Monday, 31 January 2011

Problems in the trouser department

I made up a toile for my simplicity 3688 trousers yesterday and was very happy to find that they only took about 2 1/2 hours start to finish - these trousers are REALLY easy to make.
Granted, I haven't hemmed them, and the zip and waistband are pretty crude, but it makes me hope that I can make and line these for real in around 4 hours, which is pretty damned good for trousers.


I'm not sure I like the fit in the back. The front and sides look fine to me (creases in the front are just from sitting down in the linen!), but the back has 2 issues;
1 (yellow arrows) - bagging in the lower back. I think this is what is meant by a sway back, and I've found some adjustments in books and online for that - but am I right in what the problem is here?
2 (red arrow) - very 'shapely' in the curvy part of the bum. Basically, although they're not too tight here, they're a little bit more figure hugging than I like my trousers. How do I correct this? What's the problem called?

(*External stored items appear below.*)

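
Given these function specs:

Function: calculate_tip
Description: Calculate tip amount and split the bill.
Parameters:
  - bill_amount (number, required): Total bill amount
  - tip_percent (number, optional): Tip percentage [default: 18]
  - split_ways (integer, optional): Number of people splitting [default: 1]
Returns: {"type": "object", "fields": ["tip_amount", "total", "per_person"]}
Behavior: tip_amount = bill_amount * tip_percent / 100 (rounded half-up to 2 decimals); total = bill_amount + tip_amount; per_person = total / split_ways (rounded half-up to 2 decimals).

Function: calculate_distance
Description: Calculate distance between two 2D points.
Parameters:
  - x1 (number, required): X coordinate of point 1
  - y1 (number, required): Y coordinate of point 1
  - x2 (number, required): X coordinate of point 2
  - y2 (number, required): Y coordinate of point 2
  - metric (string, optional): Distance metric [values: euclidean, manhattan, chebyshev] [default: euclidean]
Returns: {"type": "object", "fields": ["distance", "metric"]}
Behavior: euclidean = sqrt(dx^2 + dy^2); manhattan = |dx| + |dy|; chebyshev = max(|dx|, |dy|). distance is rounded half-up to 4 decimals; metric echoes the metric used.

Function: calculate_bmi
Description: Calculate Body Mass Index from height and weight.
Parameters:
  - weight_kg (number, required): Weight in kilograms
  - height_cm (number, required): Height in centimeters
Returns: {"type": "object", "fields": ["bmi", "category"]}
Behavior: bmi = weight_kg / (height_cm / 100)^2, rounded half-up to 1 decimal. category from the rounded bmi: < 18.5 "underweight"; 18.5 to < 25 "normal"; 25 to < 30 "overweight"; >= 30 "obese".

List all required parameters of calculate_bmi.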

These are minor problems but I feel like if I can get them sorted, I probably should!
All help gratefully received!


  1. Hi Lauren!

    I'm just finishing up a trouser sewalong via my blog and have now come to terms with many pant fitting problems. I believe that the two problems you are facing have to do with the darts, the back crotch length and a full derriere. I would unpick the darts, try on the pants and pin out the darts that fit your body so they don't "pool" at the bottom of the dart. You can also curve the dart in the shape of your back to help make them "pool" less. As for the back crotch length, I think you'll find the problem solved by letting out the back thigh just a bit. I did a fitting post on just that problem here:

    If that doesn't fix the problem all the way, try deepening the derriere. I have a post on this as well here:

    Hopefully this helps a bit.

  2. I agree, it's a fab pattern. They're looking great, but as you say, if you can get them absolutely perfect, then why not? Here's a link to a post on The Cupcake Goddess's sewalong about a similar problem, it may shed some light?

  3. My first comment must have crossed with Sunni's but at least we were both thinking along the same lines! x

  4. I left my comment on Sew Retro but now that I've seen them from the front, I don't know that the waist is the issue for the derriere puckers. I do think it will require a full derriere adjustment (whatever that entails in addition to the crotch depth and length suggestions I made at SR). I think the answer might lie in reworking or removing some of the darts and giving a bit of extra fabric at the hips.

  5. I was going to suggest checking out Sunni's sewalong but she got there before I could! Good luck with them, I hope her posts help.

  6. I keep planning to make these. Made a muslin last year and realised I needed to drop the crotch a good couple of inches as they are right up my bum too. If you find an answer let me know!

  7. As you say, they fit fine at the front so I wouldn't drop the crotch as a whole, or you will make it too long at the front and you'll get a little "pooch" at your groin - very nasty!

    I would make a small "full rear alteration". This will put the fullness of the fabric where you need it (and stop all that pulling). Go here: and search for "Special Alterations for Pants" and you will find everything you need. A general search for "alteration" or "pattern alteration" there will give you lots of very helpful pdfs.

    You should do do the full rear adjustment before you do the swayback in my opinion because that just looks like pulling because the back length is too short. Full rear plus sorting out the darts should do it. But some people do need both swayback and full rear adjustments - that just moves a triangular wedge of fabric from about 3" below your waste to about 9" below it. As Kenneth King has explained - that moves the fullness to where you want it.